The BCCLA and a member of a University of Victoria pro-life club (Youth Protecting Youth) filed a constitutional lawsuit naming the University of Victoria and its Student Society, seeking relief from the persistent, illegal censorship of the civil, peaceful expression of pro-life opinion on the campus.
The claim centred on the University’s attempted cancellation of a “Choice Chain” event, and its threats to punish students who participated in similar events in the future. The University purported to cancel the event because the Students’ Society characterized pro-life advocacy as “harassment.”
The BCCLA and Mr. Côté argued that in regulating the use of common space in the university, and in the imposition or threatening of discipline for non-academic offences, a University performs a function that is governmental in nature and that its actions are subject to the Charter of Rights and Freedoms.
The BC Supreme Court issued its decision in January 2015, holding that that space booking by students on campus is part of “a sphere of autonomous operational decision-making reserved for the University” and not an exercise of governmental power.
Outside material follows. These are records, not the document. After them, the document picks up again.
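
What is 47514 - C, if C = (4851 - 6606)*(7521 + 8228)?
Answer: 27687009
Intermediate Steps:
C = -27639495 (C = -1755*15749 = -27639495)
47514 - C = 47514 - 1*(-27639495) = 47514 + 27639495 = 27687009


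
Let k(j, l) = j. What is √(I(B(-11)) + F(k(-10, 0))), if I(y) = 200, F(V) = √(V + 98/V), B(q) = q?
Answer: √(5000 + 15*I*√55)/5 ≈ 14.143 + 0.15731*I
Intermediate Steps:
√(I(B(-11)) + F(k(-10, 0))) = √(200 + √(-10 + 98/(-10))) = √(200 + √(-10 + 98*(-⅒))) = √(200 + √(-10 - 49/5)) = √(200 + √(-99/5)) = √(200 + 3*I*√55/5)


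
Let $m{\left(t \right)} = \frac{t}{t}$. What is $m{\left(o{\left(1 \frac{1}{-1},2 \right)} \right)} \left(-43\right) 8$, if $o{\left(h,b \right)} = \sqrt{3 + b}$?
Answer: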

As a result, it concluded that “the Charter does not apply to the [University’s] activities relating to the booking of space by students.”
The BCCLA has a long history of pro-choice advocacy and action. We regard safe, effective access to abortion as a civil right – both as a matter of democratic principle, and as a fixture of Canadian law. However, the BCCLA also stands strongly for the right of students to express themselves in the university environment, whatever their opinions.
The petitioners BCCLA and Cameron Côté were represented by Craig Jones, Q.C. of Branch MacMaster LLP and Emily Unrau.